Commentary by Jarrett Stepman / @JarrettStepman / August 15, 2017
URL of the original posting site: http://dailysignal.com/2017/08/15/mob-rule-prevails-durham-toppling-confederate-statue/
Following the ugly incident that took place in Charlottesville, Virginia, this past weekend, an unruly mob took out its anger on a century-old statue in North Carolina. It is a perfect example of how tribal and identity politics are raging out of control in America, and how radicals will continue to ratchet up their tactics to match one another.
While the media spent its time connecting riots to the political right, the hard left continued to step up its tactics to promote social discord, as it has been doing for years.
On Monday afternoon, a crowd of people in an “Emergency Durham Protest” marched down Durham’s Main Street, then made its way to the Durham County Courthouse. The Herald Sun reported that organizations like the “Triangle People’s Assembly, Workers World Party, Industrial Workers of the World, Democratic Socialists of America, and the Antifa movement” were at the rally.
One of the participants, Eva Panjwani of the Workers World Party Durham, said in an interview:
This is really an opportunity, this moment of Charlottesville, to see what side of history we are choosing to side with. This is not a call to make someone to feel guilty or ashamed.
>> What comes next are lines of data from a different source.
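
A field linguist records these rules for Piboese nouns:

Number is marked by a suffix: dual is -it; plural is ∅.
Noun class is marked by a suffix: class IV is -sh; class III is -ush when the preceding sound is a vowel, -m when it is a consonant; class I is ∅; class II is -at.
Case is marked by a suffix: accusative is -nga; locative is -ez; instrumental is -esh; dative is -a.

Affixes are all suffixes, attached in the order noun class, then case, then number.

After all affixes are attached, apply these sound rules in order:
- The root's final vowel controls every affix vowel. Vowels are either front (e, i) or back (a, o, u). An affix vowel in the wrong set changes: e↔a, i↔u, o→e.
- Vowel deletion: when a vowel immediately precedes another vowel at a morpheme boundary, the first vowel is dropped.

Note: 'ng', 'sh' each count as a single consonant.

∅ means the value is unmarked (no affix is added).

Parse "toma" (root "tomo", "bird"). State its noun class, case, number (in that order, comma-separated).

Segment: tomo-a.
noun class: ∅ → class I.
case: -a → dative.
number: ∅ → plural.

class I, dative, plural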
This is a call to say this is an ask from people of color to say which side are you on.
“We need to shun passive, white liberalism,” Panjwani said.
The larger group was comprised of people demonstrating with various left-wing slogans such as a “No Trump, No KKK, No Racist USA” banner, pro-socialist Che Guevara shirts, and numerous odes to abolishing capitalism. One individual held a sign that said, “Cops and clan go hand in hand,” as the group marched past police officers.
The crowd gathered in front of the courthouse and decided to target a statue that was created in memoriam to “the boys who wore the gray.” That is, the North Carolina soldiers who fought for the Confederate Army in the Civil War.
The rage-filled protesters tore down the statue and proceeded to kick and desecrate it. The surging mass of people hooted and hollered as individuals took turns spitting on and flipping off the generic visage of a young Southern soldier.
The act of vandalism continued unabated, as authorities stood by and watched. Durham Police put out a statement saying that they did not interfere with the toppling because it happened on “county property, where county law enforcement officials were staffed.”
In the aftermath, some of the protesters took pictures in front of the crumpled-up bronze statue that had been pulverized in the fall.
Targeting this statue was seemingly an odd choice. It portrayed no individual specifically and was erected as a tribute in 1924 to the young boys, by that time old men, who had donned the uniform of the failed Confederate rebellion.
However, the attack was fitting as a mirror to the “alt-right” march that had taken place at the foot of a Gen. Robert E. Lee statue in Charlottesville. The individuals portrayed by the monuments were simply irrelevant.
This isn’t a battle over ideas or the Confederacy’s place in American history, it’s sheer and mindless identity politics.
American towns and cities are now increasingly being besieged by agitators who flaunt the law, direct their hate toward fellow citizens, and openly attack the crucial principles at the heart of the American way of life. The resounding message that these events send is that in 2017, it’s impossible for this country to accept people of different creeds and points of views. You are either on the “right side of history,” as President Barack Obama said, or you are on the wrong side. The narrative is increasingly join us, or be crushed.
Perhaps the protesters should pay more attention to what happened in our Civil War, which claimed more lives than all of our other wars combined. Perhaps they should study the leaders who, however imperfectly, tried to bind regions and people together to move on from a civil feud that pitted brother against brother and American against American. And perhaps they should have studied the people, like Lee and President Abraham Lincoln, who tried to piece the shattered puzzle of American nationhood back together.
Alas, those concepts were lost in a sordid trampling of an old, barely noticed statue. Unless leaders pay increased devotion to denouncing and taking action against these lawless demonstrations, mob rule is here to stay.